I am speaking, of course, about grades. Specifically, grade deflation. I know, I know, this is a well-trodden topic. However, my complaint is not that we are less competitive when compared to our Harvard peers. My complaint is not even that grade deflation is unfair. Rather, my argument is that the competitive atmosphere created by grades — and grade deflation in particular — is antithetical to education. My proposal is not to merely eliminate grade deflation, but to eliminate grades altogether.
This may appear to be a radical statement and is likely not one the administration would like to consider. But studies have shown that students from kindergarten through graduate school are less interested in learning if they are graded and that grades turn learning into a chore. Some studies have even shown that grade orientation and a learning orientation are inversely related. And, while grading is the norm, not all schools follow this model. For example, alternative school systems such as Montessori and Waldorf provide teacher feedback but no grades. St. Ann’s is a private K-12 school in Brooklyn that eliminated grading 45 years ago and sends a large portion of graduates to Ivy League schools. Colleges that provide written evaluations rather than grades include Hampshire College, Antioch University and New College of Florida.
I do not claim to have thought about every variable exhaustively or to have weighed all the trade-offs. Written evaluations are less convenient and require smaller classes. It is possible that not having grades might disadvantage us when applying to selective jobs or to medical, law and graduate schools. But, given the evidence against grading, I think eliminating grades is something students, professors and administrators should discuss.
If Princeton’s mission is education, not vocational training, as the University claims, then it should be striving to provide the best education and to produce the best thinkers as possible. Instead, grades and grade deflation motivate us to focus on results rather than the process. We pressure ourselves to read 200 pages so that we can regurgitate it in precept or on an exam, not so that we can learn. We cram the night before to ace — or at least pass — a test, but we forget everything we studied when we leave the exam room.

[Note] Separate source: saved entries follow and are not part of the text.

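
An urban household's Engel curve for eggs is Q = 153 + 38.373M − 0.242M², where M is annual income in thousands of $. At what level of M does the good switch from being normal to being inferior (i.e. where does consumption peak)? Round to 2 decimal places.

79.28

dQ/dM = 38.373 − 0.484M.
The good is inferior where dQ/dM < 0. Setting dQ/dM = 0 gives M = 38.373 / 0.484 = 79.28.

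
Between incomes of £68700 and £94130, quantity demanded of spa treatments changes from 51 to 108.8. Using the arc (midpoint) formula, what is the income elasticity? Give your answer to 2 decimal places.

2.32

ΔQ = 108.8 − 51 = 57.8; midpoint Q̄ = (51 + 108.8)/2 = 79.9.
ΔI = 94130 − 68700 = 25430; midpoint Ī = (68700 + 94130)/2 = 81415.
η = (ΔQ/Q̄) ÷ (ΔI/Ī) = (57.8/79.9) ÷ (25430/81415) = 2.32.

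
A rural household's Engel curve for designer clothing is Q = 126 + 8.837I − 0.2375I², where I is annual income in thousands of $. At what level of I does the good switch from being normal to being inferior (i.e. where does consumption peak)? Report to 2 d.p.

dQ/dI = 8.837 − 0.475I.
The good is inferior where dQ/dI < 0. Setting dQ/dI = 0 gives I = 8.837 / 0.475 = 18.60.

18.60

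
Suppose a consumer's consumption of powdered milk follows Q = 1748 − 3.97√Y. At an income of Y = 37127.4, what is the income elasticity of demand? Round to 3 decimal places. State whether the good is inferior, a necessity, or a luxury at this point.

At Y = 37127.4: Q = 983.042.
dQ/dY = -3.97/(2√Y) = -0.0103018 at this income.
η = (dQ/dY)·(Y/Q) = -0.0103018 × (37127.4/983.042) = -0.389.
Since η < 0, the good is an inferior good.

-0.389 (inferior good)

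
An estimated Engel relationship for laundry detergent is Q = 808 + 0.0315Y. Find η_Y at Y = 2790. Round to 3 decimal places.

0.098

At Y = 2790: Q = 895.885.
dQ/dY = 0.0315.
η = (dQ/dY)·(Y/Q) = 0.0315 × (2790/895.885) = 0.098.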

Princeton encourages us to be competitive and to be the best rather than to work in teams. It encourages us to memorize rather than to learn. It encourages us to seek a grade and a post-graduation goal rather than to think. It encourages a blindingly fast pace so that we can attempt to cross everything off our impossibly long to-do list without thought. If we are to be leaders, as President Tilghman tells us we will be, we need to be able to think and come up with creative solutions, not to regurgitate. But, more importantly, if we are to be happy, we must live a life based on internal motivation. At the end of the day, it is internal motivation that gives us a sense of purpose, contentment and accomplishment.

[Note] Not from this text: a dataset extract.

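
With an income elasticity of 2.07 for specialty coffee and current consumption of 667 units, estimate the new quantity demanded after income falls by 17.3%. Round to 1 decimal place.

%ΔQ ≈ η × %ΔI = 2.07 × (-17.3%) = -35.811%.
New Q ≈ 667 × (1 − 0.35811) = 428.1.

428.1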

To some extent this is psychological, and there certainly are some individuals who are better at maintaining internal motivation than others. We all have internal motivations of some type — ultimately our goals at Princeton and beyond were formed from internal motivations. But it is easy to lose sight of these motivations in the pressure-filled, externally-motivated world of Princeton. I applaud those who are able to maintain their sense of internal motivation despite Princeton’s stressful environment. But there is only so much an individual can do given the environment in which he lives. I call upon the University to create an environment more conducive to education and creative thinking and that helps us to follow our own desires and goals.